じゃらんが掲げる「地域消費額増」に必要なものは?人材不足をどう解消する?-じゃらんフォーラムより

  • 2023年7月3日

持続可能な地域戦略に必要なものは?旅行は「投資」、第二の故郷化も

リクルート旅行Divisionじゃらんリサーチセンターセンター長・とーりまかし編集長の沢登次彦氏

 フォーラムではリクルート旅行Divisionじゃらんリサーチセンターセンター長・とーりまかし編集長の沢登次彦氏が「地域主体で取り組む、持続可能な地域戦略について」と題した講演を実施した。同氏はwithコロナ、afterコロナから考える旅行のキーワードとして「量から質」「消費から投資」「ゲストからホスト」「短期から長期」を挙げた。「量から質」については、好きなものに投資する傾向があることから「ニッチだが深いところを狙うことに単価をあげるチャンスがある」との考え。「消費から投資」については、「『今を楽しむ』から『未来につながる』投資がコロナの中で価値観として高まってきた」とし、第二の故郷や移住先を探す旅行者が出てきたことを説明した。

 「ゲストからホスト」については、サービスを受けるだけでなく、地域や宿泊施設をリスペクトして交流・支援する「ツーリストシップ」ともいうべき意識が生まれてきていると説明。

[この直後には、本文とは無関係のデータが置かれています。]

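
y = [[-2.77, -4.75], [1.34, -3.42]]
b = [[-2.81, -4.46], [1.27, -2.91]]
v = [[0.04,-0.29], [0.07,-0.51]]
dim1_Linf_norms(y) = [4.75, 3.42]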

特に若者を中心にそうした流れがあるとし、「ゲストからホストへの感覚が生まれ、交流がより盛んになるのでは。注目している動き」と語った。「短期から長期」についてはワーケーション市場が今後さらに拡大する見通しであることから「ロングステイを受入する工夫が重要になっていく」とした。

 このほか、世界から見るキーワードとしては「サステナブルツーリズム」「自然の中での体験」「メタバース」などを列挙。このうちメタバースについては「旅行前に試すのでエンゲージメントが高まる。リアルトどう組み合わせるかが課題」と話した。

 今後取り組むべきこととしては、沢登氏は「高付加価値化から始める好循環サイクル」「国内の新しい市場開拓 交流人口から関係人口へ」「IT技術とデータの利活用(観光DX)」「地域主体のサステナブルツーリズムへの取り組み」「地域の未来の担い手づくり」の5点を挙げた。

 「高付加価値化から始める好循環サイクル」については「高付加価値化がゴールではなく、地域のあこがれの仕事がゴール」と強調。高付加価値化により顧客満足度を高め、単価を上げて利益を従業員に還元することで、従業員のモチベーションが上がり人員の確保につながるとした。「国内の新しい市場開拓 交流人口から関係人口へ」については、「地域への愛着作りが関係人口につながる」と語り、「何度も行きたいなじみの場所を作りたい」という気持ちが旅行者側に芽生えていることから受入態勢を整える必要があるとした。

 「IT技術とデータの利活用(観光DX)」については、デジタル化により地域に蓄積されたデータを活用し、経営の意思決定につなげていくことを提案。「地域の売上最大化が産業の成長につながり、雇用を守ることになる。それをコントロールすることがDMOに求められる」と話した。

 「地域主体のサステナブルツーリズムへの取り組み」については、東京都杉並区高円寺の事例を紹介。銭湯文化とアートホテルなどを組み合わせた訪日外国人向けの約3時間のツアーを造成し、外国人向けの旅行会社を招いてモニターツアーを実施したところ1社が即販売を開始し、海外メディアの取材依頼もあったという。沢登氏は「いつもの生活で面白い、大切にしたい観点を見つけてツアーや商品として仕立て、魅力を地域全体で伝える」取り組みが重要とし、宿泊施設に加え、地元のコミッティと協力し、文化を守るというサステナブルな取り組みを進めるよう提案した。

 「地域の未来の担い手づくり」については長野県塩尻市の事例を紹介。塩尻市は地域産業の担い手不足で大学進学者の71.5%が県外に出てしまうという課題を抱えており、こうした課題解決の一助とするため、中学校で未来の産業の担い手を育てるための探求プログラムの実証実験を実施。塩尻産のブドウのファンを増やす方法を中学生を主体に地域産業の担い手を巻き込み検討し、ブドウの枝や搾りかすを釣った商品開発と販売促進を一気通貫で実施した。その結果、中学生たちの興味関心を高めると同時に、先生や地域の事業者にも学びに気づきが生まれたという。沢登氏は今回の取り組みについて「観光・宿泊産業の将来の担い手を獲得するアプローチの一つ」とし、「こうした取り組みを観光・宿泊業界とやっていきたい」と意欲を語った。